Study Guide

Ordinary People Coming of Age

By Judith Guest

Coming of Age

Growing up is serious business. He, Cal, would not be young again, not for anything. And not without sponsors: a mother and father, good fortune. God. (2.75)

Conrad, Calvin's son, has one out of four. We'd say one of four ain't bad, but it is. His mother is emotionally distant, so cross her off the list. He doesn't believe in God. And his brother drowned while he watched. That's the opposite of good fortune. Things aren't gonna be easy for this kid.

"Behind what? The Great Schedule in the Sky? The Golden Gradebook? What?" (9.53)

Many teenagers feel overscheduled, and Conrad is no different. He feels like being overscheduled is the norm, and if he takes a break, he will be below average.

"I jack off a lot. It helps." (12.37)

As a growing young man, Conrad often turns to sexual pleasures to cope. However, like many things in life, Conrad the loner also does sex by himself. At least at this point in the book.

"He looks handsome, that's it, with those long, thick eyelashes, like a girl's. The build is all boy, though—all angles, elbows, and knees." (15.14)

Conrad is in a slightly awkward phase, based on this description. But it's an attractive awkward. He could be the member of a boy band.

"Kids, they sure do grow up in a hurry, don't they?" (15.47)

We have to wonder how Beth really feels about Conrad growing up. We never get any flashbacks to a happier time, so we're not sure if she was ever a warm, caring mother, or if she's just counting down the days until he leaves the nest. Does she also feel uncomfortable with the fact that he's growing up?

"He's not your little boy," she says. "He'll be eighteen years old next month. For some reason, you want to think he needs your constant concern and protection." (15.68)

Conrad's growing up is harder for his parents than it is for himself sometimes. Well, it's harder for Calvin. Beth just seems eager to get rid of him.

Eighteen years old in two weeks. Two weeks, ye gods, and what does he know? (16.14)

Here, Conrad is thinking about his inexperience with the opposite sex. It's something that stresses out many people, of both genders, as they worry about things like losing their virginity.

"Late-bloomers." (20.71)

Jeannine says that Capricorns, which is Conrad's sign, are late bloomers. Yet she says it in a non-judgmental way, which is important, and this makes him feel at ease with her, despite his lack of experience.

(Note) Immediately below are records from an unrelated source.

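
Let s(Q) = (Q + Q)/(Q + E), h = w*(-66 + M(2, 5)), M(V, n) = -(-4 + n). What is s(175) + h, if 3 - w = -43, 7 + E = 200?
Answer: -566913/184 ≈ -3081.0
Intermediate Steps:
M(V, n) = 4 - n
E = 193 (E = -7 + 200 = 193)
w = 46 (w = 3 - 1*(-43) = 3 + 43 = 46)
h = -3082 (h = 46*(-66 + (4 - 1*5)) = 46*(-66 + (4 - 5)) = 46*(-66 - 1) = 46*(-67) = -3082)
s(Q) = 2*Q/(193 + Q) (s(Q) = (Q + Q)/(Q + 193) = (2*Q)/(193 + Q) = 2*Q/(193 + Q))
s(175) + h = 2*175/(193 + 175) - 3082 = 2*175/368 - 3082 = 2*175*(1/368) - 3082 = 175/184 - 3082 = -566913/184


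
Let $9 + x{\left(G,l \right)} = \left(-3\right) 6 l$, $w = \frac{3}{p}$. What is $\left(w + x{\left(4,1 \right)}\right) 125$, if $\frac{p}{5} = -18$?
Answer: $- \frac{20275}{6} \approx -3379.2$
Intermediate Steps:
$p = -90$ ($p = 5 \left(-18\right) = -90$)
$w = - \frac{1}{30}$ ($w = \frac{3}{-90} = 3 \left(- \frac{1}{90}\right) = - \frac{1}{30} \approx -0.033333$)
$x{\left(G,l \right)} = -9 - 18 l$ ($x{\left(G,l \right)} = -9 + \left(-3\right) 6 l = -9 - 18 l$)
$\left(w + x{\left(4,1 \right)}\right) 125 = \left(- \frac{1}{30} - 27\right) 125 = \left(- \frac{811}{30}\right) 125 = - \frac{20275}{6}$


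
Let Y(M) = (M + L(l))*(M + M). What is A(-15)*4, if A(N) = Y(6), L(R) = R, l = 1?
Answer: 336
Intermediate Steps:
Y(M) = 2*M*(1 + M) (Y(M) = (M + 1)*(M + M) = (1 + M)*(2*M) = 2*M*(1 + M))
A(N) = 84 (A(N) = 2*6*(1 + 6) = 2*6*7 = 84)
A(-15)*4 = 84*4 = 336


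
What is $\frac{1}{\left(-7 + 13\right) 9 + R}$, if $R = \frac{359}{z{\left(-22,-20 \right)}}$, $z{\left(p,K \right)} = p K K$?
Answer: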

"Already I'm thinking about next fall," Jeannine says. "Isn't that dumb? I don't want to go away now." (30.1)

Many teenagers dream of getting away from their parents, but when the time actually comes, they suddenly find themselves afraid of what might happen next. Although they're sick of the routine, the big scary real world doesn't have a routine, and all that freedom can be frightening.

They lie drugged and submerged, facing each other on the bed. (30.51)

Conrad and Jeannine aren't literally drugged. Their heads are swimming in hormones. With all the pressure Conrad puts on himself to lose his virginity, it finally happens. A coming-of-age story wouldn't be complete without this monumental event. And unlike in many stories, Conrad's first time actually goes pretty well, which is good—this kid has other things to stress about.